Since gold is a very soft metal, it is typically alloyed with other metals. Pure gold, also known as fine gold, is not suitable for jewelry production as it is prone to scratching and bending.
To compensate for this negative property and achieve greater strength, other metals like silver, copper, palladium, etc., are mixed with pure gold. This process also creates different shades of gold, such as white or rose gold.
The challenge in creating the "ideal" gold alloy lies in finding a balance where the gold content is low enough to achieve the required strength, but not so low that the negative properties of the other alloy components outweigh the benefits. A higher proportion of other metals in the alloy can make the jewelry more reactive, leading to tarnishing and discoloration due to environmental factors.

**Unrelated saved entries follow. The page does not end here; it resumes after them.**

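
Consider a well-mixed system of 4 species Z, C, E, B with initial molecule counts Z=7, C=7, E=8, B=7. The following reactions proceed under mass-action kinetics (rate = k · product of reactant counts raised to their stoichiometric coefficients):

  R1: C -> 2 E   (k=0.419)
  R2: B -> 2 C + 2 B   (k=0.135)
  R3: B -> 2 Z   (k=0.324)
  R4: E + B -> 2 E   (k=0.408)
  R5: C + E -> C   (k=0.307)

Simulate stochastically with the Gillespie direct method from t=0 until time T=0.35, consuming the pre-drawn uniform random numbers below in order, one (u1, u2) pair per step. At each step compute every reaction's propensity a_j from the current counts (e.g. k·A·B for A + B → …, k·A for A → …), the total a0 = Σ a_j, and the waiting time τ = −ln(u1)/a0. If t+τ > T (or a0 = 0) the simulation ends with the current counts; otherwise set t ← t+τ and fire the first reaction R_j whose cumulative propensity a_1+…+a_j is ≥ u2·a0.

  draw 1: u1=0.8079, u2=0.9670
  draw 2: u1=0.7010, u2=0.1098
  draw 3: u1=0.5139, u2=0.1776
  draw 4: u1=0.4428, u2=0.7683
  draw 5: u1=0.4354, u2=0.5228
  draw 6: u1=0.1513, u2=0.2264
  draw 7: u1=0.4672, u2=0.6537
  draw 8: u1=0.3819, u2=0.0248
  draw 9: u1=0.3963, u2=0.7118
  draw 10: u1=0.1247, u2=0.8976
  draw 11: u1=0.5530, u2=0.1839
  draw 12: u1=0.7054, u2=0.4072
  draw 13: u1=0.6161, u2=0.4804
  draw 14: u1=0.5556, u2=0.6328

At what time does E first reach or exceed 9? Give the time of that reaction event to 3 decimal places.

t=0.000: Z=7 C=7 E=8 B=7
Draw 1: a1=2.933, a2=0.945, a3=2.268, a4=22.848, a5=17.192, a0=46.186; τ=−ln(0.8079)/46.186=0.005 → t=0.005; u2·a0=0.9670·46.186=44.662; a1+…+a4=28.994 < 44.662 ≤ a1+…+a5=46.186 → R5 fires; Z=7 C=7 E=7 B=7
Draw 2: a1=2.933, a2=0.945, a3=2.268, a4=19.992, a5=15.043, a0=41.181; τ=−ln(0.7010)/41.181=0.009 → t=0.013; u2·a0=0.1098·41.181=4.522; a1+a2=3.878 < 4.522 ≤ a1+…+a3=6.146 → R3 fires; Z=9 C=7 E=7 B=6
Draw 3: a1=2.933, a2=0.810, a3=1.944, a4=17.136, a5=15.043, a0=37.866; τ=−ln(0.5139)/37.866=0.018 → t=0.031; u2·a0=0.1776·37.866=6.725; a1+…+a3=5.687 < 6.725 ≤ a1+…+a4=22.823 → R4 fires; Z=9 C=7 E=8 B=5
Draw 4: a1=2.933, a2=0.675, a3=1.620, a4=16.320, a5=17.192, a0=38.740; τ=−ln(0.4428)/38.740=0.021 → t=0.052; u2·a0=0.7683·38.740=29.764; a1+…+a4=21.548 < 29.764 ≤ a1+…+a5=38.740 → R5 fires; Z=9 C=7 E=7 B=5
Draw 5: a1=2.933, a2=0.675, a3=1.620, a4=14.280, a5=15.043, a0=34.551; τ=−ln(0.4354)/34.551=0.024 → t=0.076; u2·a0=0.5228·34.551=18.063; a1+…+a3=5.228 < 18.063 ≤ a1+…+a4=19.508 → R4 fires; Z=9 C=7 E=8 B=4
Draw 6: a1=2.933, a2=0.540, a3=1.296, a4=13.056, a5=17.192, a0=35.017; τ=−ln(0.1513)/35.017=0.054 → t=0.130; u2·a0=0.2264·35.017=7.928; a1+…+a3=4.769 < 7.928 ≤ a1+…+a4=17.825 → R4 fires; Z=9 C=7 E=9 B=3
Draw 7: a1=2.933, a2=0.405, a3=0.972, a4=11.016, a5=19.341, a0=34.667; τ=−ln(0.4672)/34.667=0.022 → t=0.152; u2·a0=0.6537·34.667=22.662; a1+…+a4=15.326 < 22.662 ≤ a1+…+a5=34.667 → R5 fires; Z=9 C=7 E=8 B=3
Draw 8: a1=2.933, a2=0.405, a3=0.972, a4=9.792, a5=17.192, a0=31.294; τ=−ln(0.3819)/31.294=0.031 → t=0.183; u2·a0=0.0248·31.294=0.776 ≤ a1=2.933 → R1 fires; Z=9 C=6 E=10 B=3
Draw 9: a1=2.514, a2=0.405, a3=0.972, a4=12.240, a5=18.420, a0=34.551; τ=−ln(0.3963)/34.551=0.027 → t=0.209; u2·a0=0.7118·34.551=24.593; a1+…+a4=16.131 < 24.593 ≤ a1+…+a5=34.551 → R5 fires; Z=9 C=6 E=9 B=3
Draw 10: a1=2.514, a2=0.405, a3=0.972, a4=11.016, a5=16.578, a0=31.485; τ=−ln(0.1247)/31.485=0.066 → t=0.275; u2·a0=0.8976·31.485=28.261; a1+…+a4=14.907 < 28.261 ≤ a1+…+a5=31.485 → R5 fires; Z=9 C=6 E=8 B=3
Draw 11: a1=2.514, a2=0.405, a3=0.972, a4=9.792, a5=14.736, a0=28.419; τ=−ln(0.5530)/28.419=0.021 → t=0.296; u2·a0=0.1839·28.419=5.226; a1+…+a3=3.891 < 5.226 ≤ a1+…+a4=13.683 → R4 fires; Z=9 C=6 E=9 B=2
Draw 12: a1=2.514, a2=0.270, a3=0.648, a4=7.344, a5=16.578, a0=27.354; τ=−ln(0.7054)/27.354=0.013 → t=0.309; u2·a0=0.4072·27.354=11.139; a1+…+a4=10.776 < 11.139 ≤ a1+…+a5=27.354 → R5 fires; Z=9 C=6 E=8 B=2
Draw 13: a1=2.514, a2=0.270, a3=0.648, a4=6.528, a5=14.736, a0=24.696; τ=−ln(0.6161)/24.696=0.020 → t=0.329; u2·a0=0.4804·24.696=11.864; a1+…+a4=9.960 < 11.864 ≤ a1+…+a5=24.696 → R5 fires; Z=9 C=6 E=7 B=2
Draw 14: a1=2.514, a2=0.270, a3=0.648, a4=5.712, a5=12.894, a0=22.038; τ=−ln(0.5556)/22.038=0.027 → t=0.355 > T=0.35: stop.
E first becomes ≥ 9 when it reaches 9 at the event at t=0.130.

Threshold first reached at t = 0.130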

Ideally, the gold content should range between 14 and 18 karats. Unlike gemstones, where a carat corresponds to a weight of 0.2 grams, when it comes to gold, karats indicate the gold content in the alloy as a fraction of 24.
So, 24 karat gold corresponds to 100 percent gold content, 18k is 75 percent, and 14k is 58.5 percent. Another way to indicate the purity of an alloy is through thousandths. For example, 18k gold is the same as 750 gold (750/1000), and 14k is 585 gold (585/1000).
For jewelry that would quickly tarnish due to the properties of its alloy, there is the option of electroplating. This involves chemically treating the metal and coating it with a thin layer (such as rhodium) that does not react.